To solve the problem, we will use the Henderson-Hasselbalch equation, which relates the pH of a solution to the pKa of the acid and the ratio of the concentrations of the salt and the acid. ### Step-by-Step Solution: 1. **Understanding the Henderson-Hasselbalch Equation**: The equation is given by: \[ \text{pH} = \text{pK}_a + \log\left(\frac{[\text{Salt}]}{[\text{Acid}]}\right) \] where \([\text{Salt}]\) is the concentration of the salt and \([\text{Acid}]\) is the concentration of the weak acid. 2. **Initial Condition**: Let’s denote the initial concentration of the salt as \([\text{Salt}]_1\) and the concentration of the acid as \([\text{Acid}]_1\).

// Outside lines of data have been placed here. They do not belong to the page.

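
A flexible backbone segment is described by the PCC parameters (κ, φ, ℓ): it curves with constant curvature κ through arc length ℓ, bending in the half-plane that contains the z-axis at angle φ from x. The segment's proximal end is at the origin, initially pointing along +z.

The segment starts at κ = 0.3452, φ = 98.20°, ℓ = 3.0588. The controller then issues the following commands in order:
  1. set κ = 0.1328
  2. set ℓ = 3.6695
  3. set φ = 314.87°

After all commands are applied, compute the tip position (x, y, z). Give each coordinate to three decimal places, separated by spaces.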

The initial pH can be expressed as: \[ \text{pH}_1 = \text{pK}_a + \log\left(\frac{[\text{Salt}]_1}{[\text{Acid}]_1}\right) \] 3. **Change in Concentration**: According to the problem, the ratio of the concentration of salt to acid is increased tenfold. Therefore, we have: \[ \frac{[\text{Salt}]_2}{[\text{Acid}]_2} = 10 \cdot \frac{[\text{Salt}]_1}{[\text{Acid}]_1} \] This means: \[ [\text{Salt}]_2 = 10 \cdot [\text{Salt}]_1 \quad \text{and} \quad [\text{Acid}]_2 = [\text{Acid}]_1 \] 4. **New pH Calculation**: Now, we can calculate the new pH using the Henderson-Hasselbalch equation: \[ \text{pH}_2 = \text{pK}_a + \log\left(\frac{[\text{Salt}]_2}{[\text{Acid}]_2}\right) \] Substituting the new concentrations: \[ \text{pH}_2 = \text{pK}_a + \log\left(\frac{10 \cdot [\text{Salt}]_1}{[\text{Acid}]_1}\right) \] This can be simplified to: \[ \text{pH}_2 = \text{pK}_a + \log(10) + \log\left(\frac{[\text{Salt}]_1}{[\text{Acid}]_1}\right) \] Since \(\log(10) = 1\), we have: \[ \text{pH}_2 = \text{pK}_a + 1 + \log\left(\frac{[\text{Salt}]_1}{[\text{Acid}]_1}\right) \] Thus, we can express \(\text{pH}_2\) in terms of \(\text{pH}_1\): \[ \text{pH}_2 = \text{pH}_1 + 1 \] 5. **Conclusion**: If the initial pH was \(\text{pH}_1\), the new pH after increasing the salt concentration tenfold will be: \[ \text{pH}_2 = \text{pH}_1 + 1 \] ### Final Answer: The pH of the solution after increasing the salt concentration tenfold is \(\text{pH}_1 + 1\).